In our scenario the patient has an enlarging solid lesion consistent with a malignant cervical node. On examination, the anatomical location and associated features will indicate a lymph node.

Commonly the patient with a metastatic node is asymptomatic, only complaining of a steadily enlarging painless neck lump. Symptoms may arise from the primary tumour. In our scenario otalgia is a key feature. Such symptoms should be sought, together with risk factors for head and neck cancer and associated generalised features of malignancy. Malignant nodes may have specific physical characteristics.
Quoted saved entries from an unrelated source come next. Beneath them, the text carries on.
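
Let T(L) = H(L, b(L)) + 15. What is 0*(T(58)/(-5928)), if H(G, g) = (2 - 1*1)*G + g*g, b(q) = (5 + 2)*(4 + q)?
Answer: 0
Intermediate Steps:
b(q) = 28 + 7*q (b(q) = 7*(4 + q) = 28 + 7*q)
H(G, g) = G + g**2 (H(G, g) = (2 - 1)*G + g**2 = 1*G + g**2 = G + g**2)
T(L) = 15 + L + (28 + 7*L)**2 (T(L) = (L + (28 + 7*L)**2) + 15 = 15 + L + (28 + 7*L)**2)
0*(T(58)/(-5928)) = 0*((15 + 58 + 49*(4 + 58)**2)/(-5928)) = 0*((15 + 58 + 49*62**2)*(-1/5928)) = 0*((15 + 58 + 49*3844)*(-1/5928)) = 0*((15 + 58 + 188356)*(-1/5928)) = 0*(188429*(-1/5928)) = 0*(-188429/5928) = 0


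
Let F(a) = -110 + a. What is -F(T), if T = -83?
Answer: 193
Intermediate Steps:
-F(T) = -(-110 - 83) = -1*(-193) = 193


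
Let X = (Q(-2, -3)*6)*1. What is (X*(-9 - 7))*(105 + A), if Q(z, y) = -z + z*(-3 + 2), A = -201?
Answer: 36864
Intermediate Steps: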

If found, one must proceed to examine for a possible primary in the head and neck, not forgetting the small possibility of a chest or abdominal primary, in particular associated with supraclavicular lymphadenopathy.
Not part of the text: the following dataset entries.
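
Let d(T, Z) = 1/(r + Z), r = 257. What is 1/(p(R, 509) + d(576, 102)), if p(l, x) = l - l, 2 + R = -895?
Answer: 359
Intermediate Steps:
d(T, Z) = 1/(257 + Z)
R = -897 (R = -2 - 895 = -897)
p(l, x) = 0
1/(p(R, 509) + d(576, 102)) = 1/(0 + 1/(257 + 102)) = 1/(0 + 1/359) = 1/(1/359) = 359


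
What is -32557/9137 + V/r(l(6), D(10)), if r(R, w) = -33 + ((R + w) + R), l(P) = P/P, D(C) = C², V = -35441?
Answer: -326070850/630453 ≈ -517.20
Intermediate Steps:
l(P) = 1
r(R, w) = -33 + w + 2*R (r(R, w) = -33 + (w + 2*R) = -33 + w + 2*R)
-32557/9137 + V/r(l(6), D(10)) = -32557/9137 - 35441/(-33 + 10² + 2*1) = -32557*1/9137 - 35441/(-33 + 100 + 2) = -32557/9137 - 35441/69 = -326070850/630453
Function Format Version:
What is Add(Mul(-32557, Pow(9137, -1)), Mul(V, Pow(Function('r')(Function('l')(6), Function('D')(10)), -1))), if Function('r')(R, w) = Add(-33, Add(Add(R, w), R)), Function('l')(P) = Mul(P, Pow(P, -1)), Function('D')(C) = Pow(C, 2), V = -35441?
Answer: Rational(-326070850, 630453) ≈ -517.20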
Lymphoma is commoner in young adults and the elderly, most of whom are asymptomatic. Constitutional upset (fever, night sweats) and weight loss, aching bones and pruritis are a feature in 25%. Palpable lymph node(s) may have a rubbery consistency. Nodes typically remain separate and distinct. Other nodal groups, the liver and the spleen should all be examined for enlargement. Here referral to a haematologist is warranted.
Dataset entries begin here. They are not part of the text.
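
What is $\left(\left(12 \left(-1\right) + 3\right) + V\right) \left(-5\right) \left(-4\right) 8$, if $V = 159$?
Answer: $24000$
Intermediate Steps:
$\left(\left(12 \left(-1\right) + 3\right) + V\right) \left(-5\right) \left(-4\right) 8 = \left(\left(12 \left(-1\right) + 3\right) + 159\right) \left(-5\right) \left(-4\right) 8 = \left(\left(-12 + 3\right) + 159\right) 20 \cdot 8 = \left(-9 + 159\right) 160 = 150 \cdot 160 = 24000$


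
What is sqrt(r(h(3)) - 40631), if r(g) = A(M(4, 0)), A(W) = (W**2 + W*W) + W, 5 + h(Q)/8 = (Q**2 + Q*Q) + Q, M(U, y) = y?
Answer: I*sqrt(40631) ≈ 201.57*I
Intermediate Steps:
h(Q) = -40 + 8*Q + 16*Q**2 (h(Q) = -40 + 8*((Q**2 + Q*Q) + Q) = -40 + 8*((Q**2 + Q**2) + Q) = -40 + 8*(2*Q**2 + Q) = -40 + 8*(Q + 2*Q**2) = -40 + (8*Q + 16*Q**2) = -40 + 8*Q + 16*Q**2)
A(W) = W + 2*W**2 (A(W) = (W**2 + W**2) + W = 2*W**2 + W = W + 2*W**2)
r(g) = 0 (r(g) = 0*(1 + 2*0) = 0*(1 + 0) = 0*1 = 0)
sqrt(r(h(3)) - 40631) = sqrt(0 - 40631) = sqrt(-40631) = I*sqrt(40631)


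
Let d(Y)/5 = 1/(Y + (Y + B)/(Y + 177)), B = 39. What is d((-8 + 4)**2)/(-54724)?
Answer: -965/171997532 ≈ -5.6105e-6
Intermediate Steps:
d(Y) = 5/(Y + (39 + Y)/(177 + Y)) (d(Y) = 5/(Y + (Y + 39)/(Y + 177)) = 5/(Y + (39 + Y)/(177 + Y)))
d((-8 + 4)**2)/(-54724) = (5*(177 + (-8 + 4)**2)/(39 + ((-8 + 4)**2)**2 + 178*(-8 + 4)**2))/(-54724) = (5*(177 + (-4)**2)/(39 + ((-4)**2)**2 + 178*(-4)**2))*(-1/54724) = (5*(177 + 16)/(39 + 16**2 + 178*16))*(-1/54724) = (5*193/(39 + 256 + 2848))*(-1/54724) = (5*193/3143)*(-1/54724) = (5*(1/3143)*193)*(-1/54724) = (965/3143)*(-1/54724) = -965/171997532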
A likely malignant node, with or without symptoms and signs of a primary malignancy, demands urgent referral to a specialist. Reactive lymphadenopathy is common and resolves spontaneously; persistence after a short trial of antibiotics at a 2-week review, warrants referral. In the absence of infection, a lateral neck mass is metastatic squamous cell carcinoma, or lymphoma, until proven otherwise and should be promptly referred2.

 

 
REFERENCES
1. Lefebvre JL, Coche-Dequeant B, Van JT, Buisset E, Adenis A. Cervical lymph nodes from
an unknown primary tumour in 190 patients. Am J Surg 1990; 160: 443-446.
2. Gleeson M, Herbert A, Richards A. Management of lateral neck masses in adults. BMJ. 2000 Jun 3; 320(7248):1521-4.
   
USEFUL READING
1. Armstrong WB, Giglio MF. Is this lump in the neck anything to worry about? Postgraduate Medicine Online. 1998 Sep; 104 (No 3).
2. Gleeson M, Herbert A, Richards A. Management of lateral neck masses in adults. BMJ. 2000 Jun 3; 320(7248):1521-4.